Es gibt Massendemonstrationen „gegen rechts". „Wir sind mehr“, stand auf den hochgehaltenen Spruchbändern. Aber repräsentieren sie alle wirklich die Mehrheit der 81 Millionen Deutschen? Was erreichen sie? Ist der stetig wachsende Zuspruch für die AfD jetzt gebrochen?

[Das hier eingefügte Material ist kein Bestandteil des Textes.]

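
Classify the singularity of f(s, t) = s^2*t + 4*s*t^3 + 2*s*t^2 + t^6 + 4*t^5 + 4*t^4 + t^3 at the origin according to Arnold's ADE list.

D_7

The Hessian of f at 0 is [[0, 0], [0, 0]] with rank 0, so corank 2. A Groebner basis of the Jacobian ideal J(f) in C{s,t} is {s^3 - 2*s^2 - 7*s*t^2 - s*t + t^2, s^2*t + 2*s^2/3 + 10*s*t^2/3 + s*t/6 - t^2/2, s*t/2 + t^3 + t^2/2}; counting standard monomials gives mu = 7. Corank 2; j^3 = t*(s + t)^2 has shape L^2 M (L != M), so D-series; mu = 7 gives D_7.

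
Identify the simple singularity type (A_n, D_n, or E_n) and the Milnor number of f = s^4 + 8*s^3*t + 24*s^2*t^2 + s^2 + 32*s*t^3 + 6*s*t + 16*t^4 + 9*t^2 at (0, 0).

Type A3, Milnor number mu = 3.

The Hessian of f at 0 has rank 1. Corank 1: A-series; mu = 3 gives A_3.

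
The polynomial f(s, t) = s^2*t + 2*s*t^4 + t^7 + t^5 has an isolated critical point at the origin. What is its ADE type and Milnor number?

The Hessian of f at 0 has rank 0. Corank 2; j^3 = s^2*t has shape L^2 M (L != M), so D-series; mu = 6 gives D_6.

Type D6, Milnor number mu = 6.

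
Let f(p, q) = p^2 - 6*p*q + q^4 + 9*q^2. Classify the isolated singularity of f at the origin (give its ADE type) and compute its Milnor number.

The Hessian of f at 0 is [[2, -6], [-6, 18]] with rank 1, so corank 1. A Groebner basis of the Jacobian ideal J(f) in C{p,q} is {q^3, p - 3*q}; counting standard monomials gives mu = 3. Corank 1: A-series; mu = 3 gives A_3.

Type A_{3}, Milnor number mu = 3.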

An die eine Million Menschen waren am Wochenende „gegen rechts“ auf der Straße. Sie selbst und ihre Sympathisanten – sie alle sehen in den Massen die bisher „schweigende Mehrheit“, die „nun endlich aufgestanden sei.“ „Wir sind mehr“, stand auf den hochgehaltenen Spruchbändern. Aber repräsentieren sie alle wirklich die Mehrheit der 81 Millionen Deutschen? War das Wochenende die Wendemarke? Ist zum Beispiel der stetig wachsende Zuspruch für die AfD jetzt gebrochen? Komisch: Hierbei waren sich die jubelnden Kommentatoren aus Presse, Funk und Fernsehen eher unsicher. Auch die Teilnehmer selbst. Darauf komme es gar nicht an, heißt es von diesen meist in den sozialen Medien. Haltung zeigen sei das Gebot der Stunde, „Zeichen setzen“, „kein Fuß breit“ skandieren.

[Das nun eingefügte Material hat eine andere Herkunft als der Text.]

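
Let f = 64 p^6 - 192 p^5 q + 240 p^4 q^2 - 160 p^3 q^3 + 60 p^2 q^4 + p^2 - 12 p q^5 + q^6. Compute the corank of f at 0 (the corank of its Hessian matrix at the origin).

1

Hessian at 0 has rank 1.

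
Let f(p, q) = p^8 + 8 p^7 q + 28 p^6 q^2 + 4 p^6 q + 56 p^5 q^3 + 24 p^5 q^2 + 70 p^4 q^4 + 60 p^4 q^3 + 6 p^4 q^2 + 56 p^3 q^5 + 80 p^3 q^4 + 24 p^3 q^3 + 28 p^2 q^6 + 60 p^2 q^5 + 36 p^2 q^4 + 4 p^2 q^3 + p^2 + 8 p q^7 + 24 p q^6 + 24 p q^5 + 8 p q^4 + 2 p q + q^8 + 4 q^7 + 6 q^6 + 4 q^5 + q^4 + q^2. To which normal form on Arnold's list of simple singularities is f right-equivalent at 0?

A3

The Hessian of f at 0 has rank 1. Corank 1: A-series; mu = 3 gives A_3.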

Die ersten „Sonntagsfragen“ seit den Enthüllungen über das Potsdamer „Geheimtreffen“ scheinen – was die Parteienpräferenz angeht – diese Skepsis zu bestätigen. Die Werte für die AfD sind bundesweit ungebrochen (INSA und Emnid, Umfrage 20.1.). Dies erhält um so größeres Gewicht vor dem Hintergrund, dass das „Bündnis Sahra Wagenknecht“ (BSW) jetzt, nach seiner offiziellen Gründung als Partei, mit ganz anderer Kraft mitspielt – und nach Einschätzung von Experten doch ein großes Stück vom Kuchen der AfD streitig machen sollte, wegen seiner betont migrationskritischen Haltung. Doch diese Wanderung fand offenbar nennenswert nicht statt. Nicht einmal in Thüringen, wo das BSW in der letzten INSA-Umfrage (veröffentlicht am 20.1.) einen Sprung von vier auf 17 Prozent hinlegen konnte. Von diesen 13 Punkten Zuwachs gingen lediglich vier zu Lasten der AfD, so dass diese auch dort, wo sie mit ihrem rechtesten aller Landesverbände antritt, weiterhin mit 31 Prozent stärkste Partei bleibt, vor der CDU mit 20. Die Linke, Partei des Ministerpräsidenten Bodo Ramelow, kommt mit 15 Prozent nicht mal auf die Hälfte. Das BSW – mithin noch vor den Linken, ihrer politischen Heimat – darf mit Fug und Recht als zweites größeres und potenziell parlamentarisches Kaliber angesehen werden, das sich mit Leidenschaft und Schärfe gegen die Migrationspolitik der Ampelregierung wenden wird. Ergo: Dieses Spektrum hat vor allem zuletzt, gerade in diesen bewegten Tagen, gehörig zugelegt. Dass Wagenknechts Anhänger am Wochenende massenweise bei jener angeblichen „schweigenden Mehrheit“ mitgelaufen sind, wäre nun zu allerletzt anzunehmen. Umso berechtigter sind die Zweifel insgesamt, dass die Massen vom Wochenende in ihrem Impetus eine Mehrheit im Land repräsentrieren.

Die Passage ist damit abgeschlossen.